The frame of the play is rather simple: Lounging on a sofa with plumes of cigarette and marijuana smoke braiding overhead, Mengers is anxiously expecting a phone call from Streisand, who helped make her one of the most powerful agents in the business. It's 1981, and Streisand's lawyers have just fired Mengers, who is now steeling herself for the "nothing personal" call from her old friend and long-standing professional trump card.
"What Barbra did was open the window for me," Mengers explains. "Once I was inside, it was up to me. So I went to work. I talked to everyone. I was persuasive, I was funny. Most of all, I was ferocious. To me 'no' always meant 'maybe.'"
While waiting for the phone to ring, she fires off one celebrity anecdote after the next, drawing lessons along the way on the proper management of talent. ("Rule No. 1: Never blow a deal on money," etc.)
The names that are dropped will no doubt titillate the affluent AARP crowd (Broadway's backbone), but the script often feels like a back issue of People magazine.
There's a tale of marital menace involving MacGraw and Steve McQueen, a punch line invoking Jackie Gleason and James Coco and mention of a furtive date between Candice Bergen and Henry Kissinger.
Dying to hear how Hackman got his Oscar-winning role in "The French Connection" or how the financial negotiations played out for Dunaway's casting in "Chinatown"? The long wait is over.
"I'll Eat You Last" is a highly packaged theatrical offering, more marketed than written. Indeed, there's more insight into Mengers and the changing nature of the agentry business in Peter Biskind's 2000 Vanity Fair account of her rise from William Morris secretary to unstoppable Hollywood power broker, followed by the sudden fall that was somewhat softened by the prominence of her much-coveted salon.

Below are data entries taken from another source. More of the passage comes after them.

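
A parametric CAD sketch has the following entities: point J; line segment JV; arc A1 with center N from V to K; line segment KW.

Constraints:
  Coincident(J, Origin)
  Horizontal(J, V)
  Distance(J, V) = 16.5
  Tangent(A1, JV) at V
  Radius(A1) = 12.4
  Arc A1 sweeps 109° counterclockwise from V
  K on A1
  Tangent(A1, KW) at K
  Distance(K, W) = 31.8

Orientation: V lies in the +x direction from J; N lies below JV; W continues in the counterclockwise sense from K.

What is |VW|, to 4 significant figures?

46.52

J is at the origin; J and V share the same y with |JV| = 16.5 and V on the +x side, so V = (16.50, 0.000). Since A1 is tangent to JV there, NV ⟂ JV, so N = V + (0, -12.4) = (16.50, -12.40). On A1, V sits at bearing 90° from N; a 109° counterclockwise sweep puts K at bearing 199°, so K = N + 12.4·(cos 199°, sin 199°) = (4.776, -16.44). Since A1 is tangent to KW there, NK ⟂ KW, so KW runs along (−sin 199°, cos 199°); with |KW| = 31.8, W = (15.13, -46.50). Then |VW| = |W − V| = 46.52.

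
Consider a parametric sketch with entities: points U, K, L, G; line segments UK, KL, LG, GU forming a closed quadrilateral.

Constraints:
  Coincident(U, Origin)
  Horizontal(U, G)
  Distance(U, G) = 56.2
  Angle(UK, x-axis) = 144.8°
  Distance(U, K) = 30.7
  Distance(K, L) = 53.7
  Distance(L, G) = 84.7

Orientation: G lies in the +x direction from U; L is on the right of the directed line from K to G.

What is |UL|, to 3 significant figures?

41.3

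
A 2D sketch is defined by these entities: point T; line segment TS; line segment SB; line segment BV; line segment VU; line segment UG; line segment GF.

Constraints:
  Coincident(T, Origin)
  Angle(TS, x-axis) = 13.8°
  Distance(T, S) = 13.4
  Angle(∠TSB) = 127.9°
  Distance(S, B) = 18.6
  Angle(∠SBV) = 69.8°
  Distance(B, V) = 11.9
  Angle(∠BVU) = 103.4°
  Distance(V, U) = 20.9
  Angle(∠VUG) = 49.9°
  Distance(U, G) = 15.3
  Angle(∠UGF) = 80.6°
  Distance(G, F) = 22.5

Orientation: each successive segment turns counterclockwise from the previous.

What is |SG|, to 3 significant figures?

5.22

T is at the origin; TS runs at 13.8° with length 13.4, so S = (13.0, 3.20). ∠TSB = 127.9° gives SB at 65.9° from the x-axis; with |SB| = 18.6, B = (20.6, 20.2). ∠SBV = 69.8° gives BV at 176° from the x-axis; with |BV| = 11.9, V = (8.74, 21.0). ∠BVU = 103.4° gives VU at -107° from the x-axis; with |VU| = 20.9, U = (2.52, 1.03). ∠VUG = 49.9° gives UG at 22.8° from the x-axis; with |UG| = 15.3, G = (16.6, 6.96). Then |SG| = |G − S| = 5.22.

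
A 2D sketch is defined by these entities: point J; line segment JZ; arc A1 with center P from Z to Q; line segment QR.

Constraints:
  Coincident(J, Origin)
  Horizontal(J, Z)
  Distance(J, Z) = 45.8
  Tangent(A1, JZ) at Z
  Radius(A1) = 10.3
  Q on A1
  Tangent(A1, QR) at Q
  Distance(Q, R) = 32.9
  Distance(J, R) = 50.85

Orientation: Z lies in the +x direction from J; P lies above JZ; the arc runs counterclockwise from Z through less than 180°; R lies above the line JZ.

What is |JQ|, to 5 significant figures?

55.961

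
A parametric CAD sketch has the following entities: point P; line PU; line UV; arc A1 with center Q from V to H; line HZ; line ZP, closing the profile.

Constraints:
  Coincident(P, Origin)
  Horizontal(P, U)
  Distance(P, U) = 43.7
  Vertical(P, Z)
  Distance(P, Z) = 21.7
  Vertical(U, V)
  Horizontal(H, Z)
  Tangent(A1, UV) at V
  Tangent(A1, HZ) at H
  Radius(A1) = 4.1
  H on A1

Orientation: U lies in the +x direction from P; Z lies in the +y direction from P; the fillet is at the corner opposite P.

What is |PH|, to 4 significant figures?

45.16

P is at the origin; P and U share the same y with |PU| = 43.7 and U on the +x side, so U = (43.70, 0.000). P and Z share the same x with |PZ| = 21.7 and Z on the +y side, so Z = (0.000, 21.70). The virtual corner opposite P is at (43.70, 21.70). Since A1 is tangent to UV there, QV ⟂ UV and A1 meets HZ tangentially, so QH is at right angles to HZ, with radius 4.1, so the center Q sits 4.1 in from both sides at Q = (39.60, 17.60). That places the tangent points at V = (43.70, 17.60) on UV and H = (39.60, 21.70) on HZ. Then |PH| = |H − P| = 45.16.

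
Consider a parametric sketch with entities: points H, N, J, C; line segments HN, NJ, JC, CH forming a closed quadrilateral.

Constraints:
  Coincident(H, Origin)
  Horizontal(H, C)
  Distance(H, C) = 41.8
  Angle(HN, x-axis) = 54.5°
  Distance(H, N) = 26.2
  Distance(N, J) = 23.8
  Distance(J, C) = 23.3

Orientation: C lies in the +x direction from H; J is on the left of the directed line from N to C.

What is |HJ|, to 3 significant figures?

45.3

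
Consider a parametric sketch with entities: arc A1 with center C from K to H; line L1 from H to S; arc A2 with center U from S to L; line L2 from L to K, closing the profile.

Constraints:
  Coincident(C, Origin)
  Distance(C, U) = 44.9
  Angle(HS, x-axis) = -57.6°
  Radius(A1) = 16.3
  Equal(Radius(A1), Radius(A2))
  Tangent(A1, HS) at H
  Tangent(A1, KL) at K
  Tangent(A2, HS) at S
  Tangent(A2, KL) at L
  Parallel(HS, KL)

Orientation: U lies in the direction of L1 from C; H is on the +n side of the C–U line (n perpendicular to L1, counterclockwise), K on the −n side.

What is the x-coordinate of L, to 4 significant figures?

10.30

The slot axis is L1's direction at -57.6°, so u = (cos -57.6°, sin -57.6°) = (0.5358, -0.8443) and n = (−sin -57.6°, cos -57.6°) = (0.8443, 0.5358). C is at the origin and U lies 44.9 along u from C, so U = 44.9·u = (24.06, -37.91). Tangency of A1 to both parallel lines with radius 16.3 puts H and K at C ± 16.3·n: H = (13.76, 8.734), K = (-13.76, -8.734). Equal radii place S and L the same way about U: S = U + 16.3·n = (37.82, -29.18), L = U − 16.3·n = (10.30, -46.64). So L.x = 10.30.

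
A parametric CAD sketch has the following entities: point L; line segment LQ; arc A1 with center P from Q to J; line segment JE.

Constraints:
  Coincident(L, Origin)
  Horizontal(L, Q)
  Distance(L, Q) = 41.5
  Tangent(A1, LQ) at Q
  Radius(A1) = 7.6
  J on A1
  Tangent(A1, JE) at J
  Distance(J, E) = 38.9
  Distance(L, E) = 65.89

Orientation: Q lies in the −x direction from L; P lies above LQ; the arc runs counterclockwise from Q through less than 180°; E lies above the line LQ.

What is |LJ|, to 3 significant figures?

35.7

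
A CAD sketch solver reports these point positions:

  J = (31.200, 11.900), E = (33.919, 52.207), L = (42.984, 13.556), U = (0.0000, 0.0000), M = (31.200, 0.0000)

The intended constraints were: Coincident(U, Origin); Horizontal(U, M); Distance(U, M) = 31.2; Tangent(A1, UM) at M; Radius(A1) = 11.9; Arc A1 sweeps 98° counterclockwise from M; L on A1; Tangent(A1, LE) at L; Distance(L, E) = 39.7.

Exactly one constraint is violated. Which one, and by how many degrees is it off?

Tangent(A1, LE) at L — off by 5.20°.

U = (0.00, 0.00) ✓; U.y = 0.00, M.y = 0.00 ✓; |UM| = 31.20 ✓; ∠(JM, MU) = 90.00° ✓; |JM| = 11.90 ✓; bearing(J→L) − bearing(J→M) = 98.00° ✓; |JL| = 11.90 ✓; ∠(JL, LE) = 84.80° ✗; |LE| = 39.70 ✓.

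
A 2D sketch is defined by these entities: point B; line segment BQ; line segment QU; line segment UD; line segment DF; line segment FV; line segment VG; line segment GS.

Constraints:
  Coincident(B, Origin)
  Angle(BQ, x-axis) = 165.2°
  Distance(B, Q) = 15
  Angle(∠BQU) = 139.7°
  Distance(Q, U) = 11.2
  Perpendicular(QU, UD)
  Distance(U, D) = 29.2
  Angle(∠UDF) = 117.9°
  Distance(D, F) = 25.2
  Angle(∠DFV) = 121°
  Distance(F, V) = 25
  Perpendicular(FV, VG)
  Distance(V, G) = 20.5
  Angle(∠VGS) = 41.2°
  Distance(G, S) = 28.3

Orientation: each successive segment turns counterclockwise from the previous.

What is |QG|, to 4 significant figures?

24.29

∠DFV = 121.0° gives FV at 56.60° from the x-axis; with |FV| = 25.0, V = (26.90, -7.530). FV ⟂ VG, so VG runs at 146.6°; with |VG| = 20.5, G = (9.785, 3.755). Then |QG| = |G − Q| = 24.29.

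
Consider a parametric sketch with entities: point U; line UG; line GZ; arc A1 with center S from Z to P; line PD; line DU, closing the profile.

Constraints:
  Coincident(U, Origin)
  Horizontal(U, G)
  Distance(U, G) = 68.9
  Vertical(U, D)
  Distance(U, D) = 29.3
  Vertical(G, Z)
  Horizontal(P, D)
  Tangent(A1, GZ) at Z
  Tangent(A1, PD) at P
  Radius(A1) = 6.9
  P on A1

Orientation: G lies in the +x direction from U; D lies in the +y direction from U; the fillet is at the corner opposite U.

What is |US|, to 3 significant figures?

65.9

U is at the origin; UG is horizontal with |UG| = 68.9 and G on the +x side, so G = (68.9, 0.00). U and D share the same x with |UD| = 29.3 and D on the +y side, so D = (0.00, 29.3). The virtual corner opposite U is at (68.9, 29.3). The tangent condition forces SZ to be normal to GZ and the tangent condition forces SP to be normal to PD, with radius 6.9, so the center S sits 6.9 in from both sides at S = (62.0, 22.4). Then |US| = |S − U| = 65.9.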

Vanity Fair editor Graydon Carter happens to be a lead producer on the show, and the play, which has about the depth of a magazine feature, could use a round of his editing. Yet Midler coaxes you into lowering your artistic expectations and just enjoying this experience for what it is: a Broadway bonbon.
This is what they call personality acting, the prerogative of stars of a certain magnitude. There aren't that many of Midler's caliber around anymore, the kind of performers who can charge a room with laughter before even a joke has passed their lips. Talent no longer has to be proved at this stage of the game. Fans, grateful for the years of delight, are content to bask in glow of happy memories rekindled by the snap of a voice or the whisk of a hand gesture.
Mengers' languor limits Midler's natural vivacity. Fewer calories have ever been burned by an actor in a solo performance. (A member of the audience is summoned to the stage to fetch Mengers her pot and then something to drink from a nearby table — she just refuses to leave her seat.)
But Midler's comic audacity sustains the illusion that something is actually happening. It's not, though most Broadway theatergoers won't care a bit.